By Sandy Ahn, Sabrina Corlette and Kevin Lucia
Telemedicine has long been touted as the next big thing in healthcare. And its use is rapidly increasing among hospitals and health systems to increase their visibility among patients and enhance access to their services. But while telemedicine has been embraced by many hospitals and health systems, health insurers have been much slower to embrace this alternative care method. And few, if any, are using it as a tool to help meet state or federal network adequacy standards. Although the newly updated network adequacy model law adopted by the National Association of Insurance Commissioners recognizes telemedicine as an alternative health care delivery option, no state to date has enacted it.
To find out some of the opportunities and challenges to the use of telemedicine as a network adequacy tool, Georgetown researchers, in partnership with the Urban Institute and with funding from the Robert Wood Johnson Foundation, reviewed regulations and spoke with key stakeholders – insurance companies, state insurance regulators, and medical providers in six states: Arkansas, Colorado, Illinois, Maine, Texas and Washington. Researchers found that while stakeholders generally praised telemedicine as a way to increase access to services, it is unlikely to be used as tool to meet network adequacy standards any time soon. The full report can be found here.
First, insurers face regulatory uncertainty about whether and how telemedicine would be an acceptable way to meet network adequacy standards. No state has published guidance for insurers on this question. In part this is because regulators tend to react to problems in the market. They are less likely to issue guidance that proactively helps shape a market trend. Among our study states, Texas was the only one in which regulators report seeing insurers use telemedicine providers as part of their network adequacy plans, but they have seen it only rarely. Across all of our study states, insurers report a lack of clarity about how regulators will view attempts to use telemedicine providers to replace or supplement local providers, and interviews with regulators suggest that they themselves have not fully thought through the risks and benefits for consumers.
Second, many health care interactions require a face-to-face interaction with the patient. For example, telemedicine will never be a viable care delivery option in specialty areas such as anesthesiology and emergency. Yet these are the very same specialties that insurers often report as having contracting challenges. Insurers are thus limited in using telemedicine to increase their negotiating leverage with local specialty groups that may be reluctant to join their networks at prices offered by insurers.
Even in specialty areas like psychiatry and dermatology where telemedicine can work effectively, medical practice standards and operational barriers make its use and acceptance limited among insurers, providers, and consumers. In some states, medical boards place restrictions on telemedicine practice, such as limits on prescribing medications or requiring an initial encounter to be face-to-face. Many stakeholders believe these restrictions have impeded its growth.
In addition, varying state approaches to private insurance coverage of telemedicine services also limit providers’ willingness to invest in and use the technology. Roughly half of states require parity of reimbursement with face-to-face encounters for some services provides through telemedicine, but in many states the decision to cover telemedicine services and at what level is left to the insurer. Insurer stakeholders with whom we spoke did not identify increased utilization of services or fraud as reasons not to cover telemedicine – or invest in its expansion – but presumably their failure to do so suggests uncertainty about whether the potential benefits would ever outweigh costs.
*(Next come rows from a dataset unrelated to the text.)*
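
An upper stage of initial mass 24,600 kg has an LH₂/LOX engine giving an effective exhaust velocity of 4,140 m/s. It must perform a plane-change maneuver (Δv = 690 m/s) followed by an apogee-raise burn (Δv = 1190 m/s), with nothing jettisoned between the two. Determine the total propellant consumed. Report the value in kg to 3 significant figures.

total propellant consumed ≈ 8980 kg

After the first burn: m = 24600 × exp(−690/4140.0) = 24600 × 0.84648 = 20,823.4 kg.
After the second burn: m = 20,823.4 × exp(−1190/4140.0) = 20,823.4 × 0.75018 = 15,621.3 kg.
Total propellant = m₀ − m_final = 24600 − 15,621.3 = 8,978.7 kg.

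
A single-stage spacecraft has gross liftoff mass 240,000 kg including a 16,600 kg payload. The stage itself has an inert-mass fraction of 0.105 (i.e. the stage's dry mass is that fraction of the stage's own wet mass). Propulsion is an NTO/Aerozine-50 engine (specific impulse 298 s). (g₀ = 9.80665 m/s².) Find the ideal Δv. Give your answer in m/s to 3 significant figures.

Δv ≈ 5230 m/s

Stage wet mass = m₀ − payload = 240,000 − 16,600 = 223,400 kg.
Stage dry mass = ε × stage wet mass = 0.105 × 223,400 = 23,457 kg.
Burnout mass m_f = stage dry + payload = 23,457 + 16,600 = 40,057 kg.
v_e = Isp · g₀ = 298 × 9.80665 = 2922.4 m/s.
Rocket equation: Δv = v_e · ln(240,000/40,057) = 2922.4 × ln(5.991) = 2922.4 × 1.7903 ≈ 5232 m/s.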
However, as networks have narrowed, state and federal regulators are under increasing pressure to hold insurers to quantifiable network adequacy standards, such as a maximum travel time or distance, provider-to-enrollee ratios, or maximum wait times. The more regulators do so, the more incentives there may be for insurers to look to telemedicine to help meet those standards. State regulators will need to provide clearer guidance about the use of telemedicine than they have to date, to ensure that consumers have medically appropriate access – whether in person or through technology – to the care promised under their health benefit plan.